Earley was the most seriously injured during the May 25 blaze at a two-story colonial-style house near Leesburg.

The single-family house on Meadowood Court in the Potomac Station neighborhood caught fire after a cigarette had been thrown on a deck the previous afternoon, authorities said. The four-person crew entered the house through the front door, extinguished flames and climbed the main staircase. As the flames moved from a rear sunroom toward the foyer and the staircase, the crew’s hose burned, rendering it useless, and a portable radio malfunctioned because of the intense heat.

The trapped firefighters called in a Mayday signal, ran to a bedroom and broke a window. Three of the crew members slid down a 24-foot extension ladder to safety; all suffered second-degree burns.

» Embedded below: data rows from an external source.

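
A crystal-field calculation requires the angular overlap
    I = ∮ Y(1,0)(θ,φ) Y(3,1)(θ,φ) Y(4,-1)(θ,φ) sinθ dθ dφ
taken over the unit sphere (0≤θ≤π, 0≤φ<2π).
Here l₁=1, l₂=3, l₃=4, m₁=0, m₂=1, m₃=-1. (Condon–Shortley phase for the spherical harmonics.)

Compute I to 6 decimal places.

-0.238414

m-sum 0 ✓  L=8 even ✓  2≤4≤4 ✓
Π(2lᵢ+1) = 3×7×9 = 189
triangle coeff Δ(1,3,4) = 1/252
Σ_t [0,0]: t=0:+1/36 = 1/36
(3j)²=4/63 [(1 3 4; 0 0 0)], sign=+1
Σ_t [0,0]: t=0:+1/48 = 1/48
(3j)²=5/84 [(1 3 4; 0 1 -1)], sign=-1
⇒ 4πI² = 5/7
I = (-1)√(5/7/(4π)) = -0.23841361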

Earley, a career firefighter, was cut off from the rest of the team. He ran to the master bedroom and tried unsuccessfully to break a window, which was made of double-paned safety glass similar to the material used for airplane cockpit windows. He then ran through the second floor of the house before jumping out a window into the back yard, his clothes ablaze.

Two firefighters ran to him and extinguished the flames with their bodies and gloved hands.

Earley spent more than two months at Washington Hospital Center with first- and second-degree burns on his neck and hands. Several fundraisers were held to help his family, and he has since returned to work, logging part-time hours at the Loudoun fire and rescue department’s Leesburg training center.

A three-month investigation of the fire resulted in a lengthy report released in September that said the response to the blaze was plagued by communication errors, the malfunctioning hose and radio and confusion among the overwhelmed three-person crew that initially responded to the fire.

In the aftermath, the Loudoun County Department of Fire, Rescue and Management, whose 1,900 employees are a mix of career and volunteer personnel, made a number of policy changes, including requiring at least four firefighters on trucks and in rescue companies responding to a fire.

On Tuesday, the chamber also awarded high honors to the other three trapped firefighters: a Silver Medal to Capt. Micah Kiger and Bronze Medals to firefighter/EMT workers Jackie Shingleton and Brandy Lapole.

A Purcellville firefighter, Lloyd “Billy” Coburn III, was awarded a Silver Medal for an unrelated incident. On May 6, Coburn scaled the roof of a downtown Purcellville restaurant, without a ladder or rope, to rescue two stranded roof painters, one of whom had been shocked by a malfunctioning high-voltage power transmission line.